Kwon, Miwon. “One Place After Another: Notes on Site Specificity.” October 80 (Spring 1997): 85-110.
annotation by
Kristine Nielsen (Theories of Media, Winter 2003)
In this seminal essay, Miwon Kwon maps out—almost in a spiral—the expanding notions of site specificity in art practices of the past forty years. These various shifts occur parallel to one another, she observes, negating the appearance of a logical (almost Hegelian) series of developments and dematerializations: 1) Whereas the autonomous artwork used to be the site of authenticity confined by the limits of the object, in the 1960s and ’70s, the artwork became contingent upon its physical setting and the phenomenological experience of it in a specific time and place within the context of the white museum or gallery space. 2) From the physical site we then shift to a dematerialized, cultural site, a practice of site specificity that revolves around notions of the institution of art and its social framework. Rather than letting the site become the space of its presentation, the site now becomes the space of presentation itself, says Kwon. 3) From the cultural site, we move toward a discursive site. Site specificity attempts here to engage in everyday life beyond the walls of the institutions of art so as to embrace non-art and social issues. The locational and cultural sites become here subordinate to the discursive site. 4) A discursive site may also exist between sites, says Kwon, a transitively experienced site that is not a map, but more like an itinerary. Site is a theme only. This sort of site between sites requires an artist as instigator. The artist turns into an itinerant artist traveling from one place to another making critical interventions. 5) The artist via his or her history becomes, then, a kind of site, that is, he or she becomes the necessary author to authorize and authenticate an intervention in a site. Consequently, the assumed uniqueness of a place is marked by the artist’s “interventionary services” (103, 33n).

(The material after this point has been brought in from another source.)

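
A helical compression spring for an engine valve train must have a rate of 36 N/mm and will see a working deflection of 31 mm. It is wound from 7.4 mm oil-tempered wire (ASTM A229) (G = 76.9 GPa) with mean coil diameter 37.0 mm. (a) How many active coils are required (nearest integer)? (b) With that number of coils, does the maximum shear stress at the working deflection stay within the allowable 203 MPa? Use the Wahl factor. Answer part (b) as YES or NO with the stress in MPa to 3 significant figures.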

To Kwon, the unhinging of site specificity is a surrendering to capitalist expansion, which she marks as the commodification, serialization and, thus, homogenization of locational differences. The erasure, which she claims will take place, brings to mind the omnipresent McDonald’s. But if one compares her claim to W. Benjamin’s erroneous belief that mechanical reproduction leads to the loss of aura because the reproduction is detached from its authentic site and appears everywhere, is it then necessarily the case that an artist jumping from one place to another in sequence or serialization doing site interventions will result in homogenization and the lack of uniqueness of site and work? Kwon argues (aided by Henri Lefebvre) against globalization on capitalistic terms, but I hesitate to make the jump she makes that lets artistic interventions necessarily lead to spatial indifferentiation. Her solution to the capitalist notion of an artist as a service provider is to think of a “double mediation” where site specificity, as an artistic practice, becomes a “terrain between mobilization and specificity” (109). Kwon: “This means addressing the differences of adjacencies and distances between one thing . . . next to another, rather than invoking equivalencies via one thing after another” (110). Globetrotting contemporary artists and the cities and institutions that commission them require taking on a “relational sensibility” that will engage the artist in the local community in a way that weaves together local themes and problems, and leaving strings and continuities generated on the site’s terms rather than units of capitalist productions irrespective of local differences. Kwon’s article makes an important contribution to the understanding of the practice of site specificity today as well as its political ramifications or alliances, but I am not convinced that each intervention by the same artist will result in the same intervention without respect and regards for the contingencies and differences of each cultural place and, moreover, that jumping from one place to another is necessarily so distinct from the relations, contextualizations and weaving that Kwon is seeking.